Que faire en cas de limitation de la dotation soins?

La FNAQPA délivre quelques conseils pratiques

Publié le 01 juillet 2014
Que faire en cas de limitation de la dotation soins?

Suite aux nombreuses remontées de ses adhérents quant aux difficultés rencontrées lors de la fixation du montant de la dotation soin par rapport au plafond de référence, la FNAQPA a donné, sur son site Internet, des conseils quant aux recours possibles contre la décision de l'ARS. Aperçu de son argumentaire.

  • SUR LA FORME


L'établissement qui souhaite contester un abattement budgétaire proposé par l'ARS doit, dans les 8 jours suivant la réception des modifications budgétaires proposées par l'ARS, adresser une lettre recommandée avec accusé de réception pour faire connaître son désaccord (art. R. 314-24 CASF). Il peut ensuite intenter un recours devant le tribunal interrégional de la tarification sanitaire et sociale (TITSS) contre l'arrêté de tarification. L'autorité de tarification a l'obligation de motiver les modifications ou abattements auxquels elle procède (art.
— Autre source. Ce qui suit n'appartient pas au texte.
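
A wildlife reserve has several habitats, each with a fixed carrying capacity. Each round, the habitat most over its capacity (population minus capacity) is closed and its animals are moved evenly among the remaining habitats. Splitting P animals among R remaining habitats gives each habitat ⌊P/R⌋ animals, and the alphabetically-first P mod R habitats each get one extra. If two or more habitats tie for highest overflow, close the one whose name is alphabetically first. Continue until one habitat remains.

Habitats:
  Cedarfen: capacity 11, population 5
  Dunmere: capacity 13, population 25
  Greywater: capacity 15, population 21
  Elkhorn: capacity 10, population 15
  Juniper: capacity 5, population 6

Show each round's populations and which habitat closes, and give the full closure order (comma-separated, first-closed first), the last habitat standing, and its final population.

Closure order: Dunmere, Greywater, Elkhorn, Juniper
Last habitat: Cedarfen with 72 animals

Round 1: Cedarfen=5 Dunmere=25 Elkhorn=15 Greywater=21 Juniper=6 → close Dunmere (overflow 12)
  25÷4 = 6 each, +1 to first 1
Round 2: Cedarfen=12 Elkhorn=21 Greywater=27 Juniper=12 → close Greywater (overflow 12)
  27÷3 = 9 each, +1 to first 0
Round 3: Cedarfen=21 Elkhorn=30 Juniper=21 → close Elkhorn (overflow 20)
  30÷2 = 15 each, +1 to first 0
Round 4: Cedarfen=36 Juniper=36 → close Juniper (overflow 31)
  36÷1 = 36 each, +1 to first 0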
R. 314-22 CASF).

  • SUR lE FOND


Les ARS ne peuvent pas en principe prévoir à l'avance un abattement mécanique pour tous les établissements.
Une telle décision est contraire au droit positif et prétorien. Cela crée une inégalité de traitement entre citoyens devant la loi, alors que la loi HPST de 2009 prévoit en son titre II un « égal accès pour tous aux soins de qualité ».
Si la jurisprudence admet que l'autorité de tarification puisse procéder à des abattements budgétaires en raison du caractère limitatif de sa dotation régionale, cet argument à lui seul est cependant inopérant et l'on ne saurait se contenter d'un abattement général et arbitraire frappant tous les établissements sans distinction et sans motivation.


Il convient de se faire communiquer les valeurs nettes moyennes départementales et régionales des indicateurs nationaux de référence utilisés par les autorités de tarification pour fixer de manière optimale les ressources qu'elles allouent aux établissements. Ils permettent en effet à l'établissement de se confronter aux moyennes des établissements de son territoire et de pouvoir ainsi contester les propositions d'abattement budgétaire en montrant, le cas échéant, qu'il ressort à des valeurs inférieures à ces moyennes.


On peut ajouter qu'amputer d'office 10 % du montant de la dotation soin issue de l'équation tarifaire, c'est nier 10 % des besoins en soins des personnes hébergées.


Enfin les taux de reconduction des moyens du secteur médico-social ne doivent pas être appliqués de façon mécanique, mais être modulés lors du dialogue budgétaire notamment au vu des propositions budgétaires des ESMS. Ils contituent un objectif moyen d'évolution à atteindre pour les ARS. Les établissements peuvent ainsi défendre leurs particularités qui justifieraient l'application d'un taux directeur supérieur à celui annoncé.